For more information on who the Huguenots were, take a look at http://www.huguenotsociety.org.uk/history.html.
I have been in touch with another descendant (see www.islandregister.com/simmons2.html) who lives in Canada.   He came over to London in 1990 to do some research at the Huguenot Society and told me the following:
Our ancestor Jaques Bouneau fled to London three years before Louis XIV in 1685 revoked the edict of Nantes, by which Henry IV, a Protestant turned Catholic for the sake of the crown, had granted the Huguenots religious and political freedom. In the civil war of the 1620's the Huguenots were finally defeated and by the treaty of Alais in 1629 they lost their military and political advantages. A declaration on behalf of the infant king Louis XIV in 1643 confirmed their remaining rights under the Edict of Nantes. The Catholic clergy, however, manipulated the harassment and forcible conversion of thousands of Huguenots. After the revocation, France lost a quarter of a million of its Protestant citizens to England, Prussia, Holland and the United States.

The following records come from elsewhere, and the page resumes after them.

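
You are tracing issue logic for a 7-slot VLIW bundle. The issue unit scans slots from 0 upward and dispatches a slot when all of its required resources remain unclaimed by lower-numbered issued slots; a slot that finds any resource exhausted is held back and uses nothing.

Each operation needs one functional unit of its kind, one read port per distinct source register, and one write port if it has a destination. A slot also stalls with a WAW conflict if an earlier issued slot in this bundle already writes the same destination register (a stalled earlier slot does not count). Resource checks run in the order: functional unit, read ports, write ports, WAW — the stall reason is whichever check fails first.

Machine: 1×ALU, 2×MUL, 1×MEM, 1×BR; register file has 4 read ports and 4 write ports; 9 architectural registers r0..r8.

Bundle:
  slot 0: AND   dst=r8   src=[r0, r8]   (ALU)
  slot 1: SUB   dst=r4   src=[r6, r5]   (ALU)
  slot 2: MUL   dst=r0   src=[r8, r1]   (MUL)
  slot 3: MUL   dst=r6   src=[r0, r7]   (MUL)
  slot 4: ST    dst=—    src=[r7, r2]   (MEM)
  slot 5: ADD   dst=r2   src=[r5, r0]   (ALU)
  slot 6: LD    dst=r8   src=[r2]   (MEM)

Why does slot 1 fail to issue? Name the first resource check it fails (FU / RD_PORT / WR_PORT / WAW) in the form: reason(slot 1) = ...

(0) want 1×ALU +2rd +1wr — yes → AL0|MU2|ME1|BR1|rd2|wr3
(1) want 1×ALU +2rd +1wr — FU → AL0|MU2|ME1|BR1|rd2|wr3
(2) want 1×MUL +2rd +1wr — yes → AL0|MU1|ME1|BR1|rd0|wr2
(3) want 1×MUL +2rd +1wr — RD_PORT → AL0|MU1|ME1|BR1|rd0|wr2
(4) want 1×MEM +2rd +0wr — RD_PORT → AL0|MU1|ME1|BR1|rd0|wr2
(5) want 1×ALU +2rd +1wr — FU → AL0|MU1|ME1|BR1|rd0|wr2
(6) want 1×MEM +1rd +1wr — RD_PORT → AL0|MU1|ME1|BR1|rd0|wr2

reason(slot 1) = FU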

The Huguenots who came to London were of many professions and trades in varying numbers from these parts of France: Poitou (519), Normandie (362), Picardie (102), Ile de France (42), Beauce (31), Aunis (26) and Orléans (20).
The Threadneedle Street Church in London gave relief to French Protestant refugees between 1681 and 1687. Jaques Bouneau, haberdasher (petit mercier) and silk merchant, and his wife and two children received 15 shillings 3 June 1682; 10s 6d on 4 July (including 4s 6d for a coverlet); 9s on 11 July (including 3s for shoes; 7s 6d on 17 September (including 4s 6d for shoes); and a pair of shoes in October [Reference: Huguenot Society Publications, vol. XLIX, London, 1971, page 37].

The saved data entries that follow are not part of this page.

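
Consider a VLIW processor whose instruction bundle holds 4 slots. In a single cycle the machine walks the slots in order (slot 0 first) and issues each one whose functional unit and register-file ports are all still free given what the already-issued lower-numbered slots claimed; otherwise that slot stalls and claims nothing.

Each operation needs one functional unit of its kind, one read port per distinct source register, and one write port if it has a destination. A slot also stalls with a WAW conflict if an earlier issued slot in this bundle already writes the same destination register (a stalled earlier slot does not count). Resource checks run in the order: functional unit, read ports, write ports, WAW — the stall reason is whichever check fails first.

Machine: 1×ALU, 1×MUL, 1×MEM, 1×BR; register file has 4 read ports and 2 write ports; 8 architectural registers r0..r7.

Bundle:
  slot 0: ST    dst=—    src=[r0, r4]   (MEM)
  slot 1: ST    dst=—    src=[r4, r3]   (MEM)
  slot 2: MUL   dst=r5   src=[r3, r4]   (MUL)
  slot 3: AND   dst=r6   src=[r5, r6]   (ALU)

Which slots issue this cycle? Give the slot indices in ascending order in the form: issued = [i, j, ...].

issued = [0, 2]

(0) want 1×MEM +2rd +0wr — yes → AL1|MU1|ME0|BR1|rd2|wr2
(1) want 1×MEM +2rd +0wr — FU → AL1|MU1|ME0|BR1|rd2|wr2
(2) want 1×MUL +2rd +1wr — yes → AL1|MU0|ME0|BR1|rd0|wr1
(3) want 1×ALU +2rd +1wr — RD_PORT → AL1|MU0|ME0|BR1|rd0|wr1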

Many of the Huguenots settled at Spitalfields in East London. Their church was called "la Patente" because James II granted a patent for it in August, 1688. Its history extends over 97 years. The name Bouneau and its variants are found on thirty-five pages of the register. The variants include Boneau, Bonneau, Bounou, Bonhault, Baunau, Bounaud, Bounault, Bonau and Bonnau -- all having somewhat the same sound.

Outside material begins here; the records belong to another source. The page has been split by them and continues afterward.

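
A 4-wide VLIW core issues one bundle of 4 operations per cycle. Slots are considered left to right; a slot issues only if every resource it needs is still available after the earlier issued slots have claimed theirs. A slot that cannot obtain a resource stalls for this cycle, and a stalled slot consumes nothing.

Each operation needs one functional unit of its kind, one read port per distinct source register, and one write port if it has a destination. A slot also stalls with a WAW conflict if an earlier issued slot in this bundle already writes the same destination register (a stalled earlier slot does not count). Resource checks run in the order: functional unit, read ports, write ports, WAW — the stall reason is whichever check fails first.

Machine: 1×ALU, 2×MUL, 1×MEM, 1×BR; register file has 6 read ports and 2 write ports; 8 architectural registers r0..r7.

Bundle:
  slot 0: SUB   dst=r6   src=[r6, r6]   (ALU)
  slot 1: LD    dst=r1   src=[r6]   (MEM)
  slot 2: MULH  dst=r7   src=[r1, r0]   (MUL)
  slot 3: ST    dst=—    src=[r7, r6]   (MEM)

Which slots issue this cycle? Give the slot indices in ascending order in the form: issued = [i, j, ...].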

The Huguenot church La Patente was busy with "reconnaissances". Adults who as children had been forced into the Roman Catholic faith could apply to be accepted into the Huguenot church. For example, on 4 April 1713 "Étienne Mounier, âgé d’environ 21 ans, né de père et de mère protestants, mes la persécution estant venue, a esté baptisé en l`église Romaine; il s’est presenté a la Compagnie Consistoire et a déclaré qu'il souhaitait faire sa reconnaissance de ce qu'il avait esté a la messe. . ."
So Jaques Bouneau arrived in London in 1682 with his wife and two little children, whose names are not given in the register.